Fábulas: la cigarra y la hormiga

El verano llegó y una hormiga se dispuso a aprovecharlo para recoger todos los granos que encontrase y guardarlos para pasar el invierno sin apuros. Mientras la hormiga trabajaba una cigarra disfrutaba del verano cantando todo el día. Un día la cigarra, sorprendida de ver que la hormiga no paraba en plena época en la que el resto de los animales disfrutaban del calor y se divertían, le preguntó:
– ¡Hormiga! ¿No te cansas con tanto trabajo y con éste calor? Ven y relájate conmigo.
La hormiga, sin dejar de desatender sus labores, contestó:
– Más te valdría hacer como yo y asegurarte de tener provisiones para el invierno.
La cigarra pensaba que la hormiga era una exagerada y se rió de ella.
El verano continuó y la hormiga trabajaba y la cigarra se divertía. Hasta el tiempo empezó a cambiar, el viento se volvió frío, los árboles empezaban a perder sus hojas… y muy poco después llegaría la nieve.
La cigarra se vio muy pronto desamparada y no había grano ni frutos. Intentó recurrir a la ayuda de la hormiga que tenía una casa calentita y llena de víveres. Pero la hormiga, molesta por la actitud de la cigarra durante el verano le dijo:
– De haber previsto en su momento, hoy no estarías pasando frío y hambre.
Y cerró la puerta a la cigarra.

Planifica, organízate, trabaja.
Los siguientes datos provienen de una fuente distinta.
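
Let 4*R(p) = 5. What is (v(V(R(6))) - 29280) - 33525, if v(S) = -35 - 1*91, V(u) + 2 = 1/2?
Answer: -62931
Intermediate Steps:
R(p) = 5/4 (R(p) = (1/4)*5 = 5/4)
V(u) = -3/2 (V(u) = -2 + 1/2 = -3/2)
v(S) = -126 (v(S) = -35 - 91 = -126)
(v(V(R(6))) - 29280) - 33525 = (-126 - 29280) - 33525 = -29406 - 33525 = -62931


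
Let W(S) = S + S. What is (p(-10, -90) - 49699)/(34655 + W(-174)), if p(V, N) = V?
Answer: -49709/34307 ≈ -1.4489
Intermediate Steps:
W(S) = 2*S
(p(-10, -90) - 49699)/(34655 + W(-174)) = (-10 - 49699)/(34655 + 2*(-174)) = -49709/(34655 - 348) = -49709/34307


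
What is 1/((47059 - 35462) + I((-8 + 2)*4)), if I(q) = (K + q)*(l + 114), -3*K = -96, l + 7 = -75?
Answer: 1/11853 ≈ 8.4367e-5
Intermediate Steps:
l = -82 (l = -7 - 75 = -82)
K = 32 (K = -1/3*(-96) = 32)
I(q) = 1024 + 32*q (I(q) = (32 + q)*(-82 + 114) = (32 + q)*32 = 1024 + 32*q)
1/((47059 - 35462) + I((-8 + 2)*4)) = 1/((47059 - 35462) + (1024 + 32*((-8 + 2)*4))) = 1/(11597 + (1024 + 32*(-6*4))) = 1/(11597 + (1024 + 32*(-24))) = 1/(11597 + (1024 - 768)) = 1/(11597 + 256) = 1/11853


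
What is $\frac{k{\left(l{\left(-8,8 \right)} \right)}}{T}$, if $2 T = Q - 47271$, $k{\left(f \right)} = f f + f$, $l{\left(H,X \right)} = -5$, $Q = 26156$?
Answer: $- \frac{8}{4223} \approx -0.0018944$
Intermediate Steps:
$k{\left(f \right)} = f + f^{2}$ ($k{\left(f \right)} = f^{2} + f = f + f^{2}$)
$T = - \frac{21115}{2}$ ($T = \frac{26156 - 47271}{2} = \frac{1}{2} \left(-21115\right) = - \frac{21115}{2} \approx -10558.0$)
$\frac{k{\left(l{\left(-8,8 \right)} \right)}}{T} = \frac{\left(-5\right) \left(1 - 5\right)}{- \frac{21115}{2}} = \left(-5\right) \left(-4\right) \left(- \frac{2}{21115}\right) = 20 \left(- \frac{2}{21115}\right) = - \frac{8}{4223}$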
Mientras todos se relajan, piensa en el futuro. Y nunca dejes nada importante al azar ni para “mas tarde”. Sé una hormiga, una hormiguita un poco menos malhumorada, pero una hormiguita al fin y al cabo. Y de tanto en tanto, ya tendremos momento para vivir como cigarras en verano, mientras nuestro trabajo de hormiguitas está dando sus frutos.